Re: Young IT workers disillusioned

After reading this article, I had to vent on the ridiculousness of the article.

The article is pretty much a summary of a survey done by an IT staffing firm. It states that entry-level, 20-something year old employees are the most difficult to manage because they have high expectations from their employer. High expectations like good salaries, bonuses/rewards, and an office. Some pointy-haired boss mentioned in the article said “the problem between employers and the younger generation just entering the workforce can be traced back to the employees’ upbringing or an easier way of life for children in the United States today.”

With condescending statements like that, why would I want to work for you? This sounds like a classic “When I was your age”-ism that creates a crappy work environment.

I’m in the IT industry, I’m a 20-something year old, and I guess you could still consider me “entry-level”. I’m not disillusioned about my place in the industry. I don’t expect you to give me the title of CTO of a Fortune 500 company. I don’t need a secretary and a personal assistant. I do however expect to be paid accordingly to the value I bring the company. Why wouldn’t someone want to be rewarded if they do outstanding work? Not having a reward doesn’t stop me from doing outstanding work. You need to find employees that hold themselves to a higher standard than you do. I personally don’t care for offices but it’s clear that having an door that shuts allows developers to be more production due to less distractions.

Just because I may be an entry-level employee, that doesn’t mean I bring any less value to the employer. What qualifies an employer to treat an entry-level employee as a second-class employee? In the IT industry, where experience seems to be king, I have struggled to understand why that is. Experience is fine and dandy but it only takes you only so far. Raw talent should be valued more. Between 3 rock star 20-something year olds and 3 mediocre experienced 40+ year olds, I will bet on the rock stars every single time.

It sounds to me that it’s not the young IT workers that are disillusioned but it’s the employers. They want rock stars employees without providing any incentive.

Re: Young IT workers disillusioned

3 thoughts on “Re: Young IT workers disillusioned

  1. […] Jeff Atwood just posted an article on the myth that the more years of experience a developer has, the better candidate they are for a position. In the article he references a previous post that spoke to the hypothesis that there is no correlation between skill in programming and experience. This is exactly what I was thinking when I wrote my reaction to disillusioned young IT workers. […]

  2. Veggie says:

    No offense, but if your “top 8 unix commands for the developer” post is compared side by side to this rant^wpost about young professionals knowing more than veterans… I seriously hope you don’t count yourself into that rock star 20-something’s team.

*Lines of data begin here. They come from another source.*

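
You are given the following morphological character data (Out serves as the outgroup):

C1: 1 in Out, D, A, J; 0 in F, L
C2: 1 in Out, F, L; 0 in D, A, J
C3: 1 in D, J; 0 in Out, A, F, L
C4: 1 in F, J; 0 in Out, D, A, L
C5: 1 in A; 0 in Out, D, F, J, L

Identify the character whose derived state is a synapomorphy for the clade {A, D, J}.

Character polarity is set by the outgroup: the derived state is whichever differs from the outgroup's state, so for C1, C2 the derived state is '0', and for the remaining characters it is '1'.
C1: derived state '0' in F and L only — synapomorphy for {F, L}.
C2 (derived state '0') is shared by A, D, and J — a synapomorphy uniting that clade.
C3: derived state '1' in D and J only — synapomorphy for {D, J}.
C4 (state '1') occurs in F and J but conflicts with the nesting implied by the other characters — most parsimoniously interpreted as homoplasy.
C5 (derived state '1') is unique to A (autapomorphy; uninformative for grouping).
Most parsimonious ingroup topology: (((D,J),A),(F,L)).
The clade {A, D, J} is supported by C2: its derived state '0' occurs in exactly those taxa and in no other taxon (including the outgroup).

C2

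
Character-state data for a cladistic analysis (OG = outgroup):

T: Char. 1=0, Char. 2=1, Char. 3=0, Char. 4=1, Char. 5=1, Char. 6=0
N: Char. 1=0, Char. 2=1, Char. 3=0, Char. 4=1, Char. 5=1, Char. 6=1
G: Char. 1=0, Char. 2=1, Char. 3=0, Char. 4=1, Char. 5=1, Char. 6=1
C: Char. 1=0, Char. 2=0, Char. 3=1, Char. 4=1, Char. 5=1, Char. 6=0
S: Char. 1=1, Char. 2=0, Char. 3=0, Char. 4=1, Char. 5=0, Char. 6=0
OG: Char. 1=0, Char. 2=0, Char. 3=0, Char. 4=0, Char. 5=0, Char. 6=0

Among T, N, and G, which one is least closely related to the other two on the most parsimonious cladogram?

T

The outgroup has state '0' for every character, so '1' is the derived state throughout.
Char. 1 (derived state '1') is unique to S (autapomorphy; uninformative for grouping).
Char. 2: derived state '1' in G, N, and T only — synapomorphy for {G, N, T}.
Char. 3 (derived state '1') is unique to C (autapomorphy; uninformative for grouping).
Char. 4 (derived state '1') is shared by all ingroup taxa — unites the whole ingroup.
Only C, G, N, and T show the derived state '1' for Char. 5, supporting them as a clade.
Char. 6 (derived state '1') is shared by G and N — a synapomorphy uniting that clade.
Most parsimonious ingroup topology: (((T,(G,N)),C),S).
N and G share a more recent common ancestor with each other than either does with T, so T is the least closely related of the three.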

  3. I think you are missing the point of this post. I never said young professionals know more than experienced veterans. Obviously being experienced, you naturally would know more about certain topics. I’m simply saying that I feel that years of experience on a resume is overvalued when looking at a talent pool. What talented young professionals may not know, they make up with their determination and resourcefulness. Not knowing some Unix commands hardly categorizes someone as not being talented.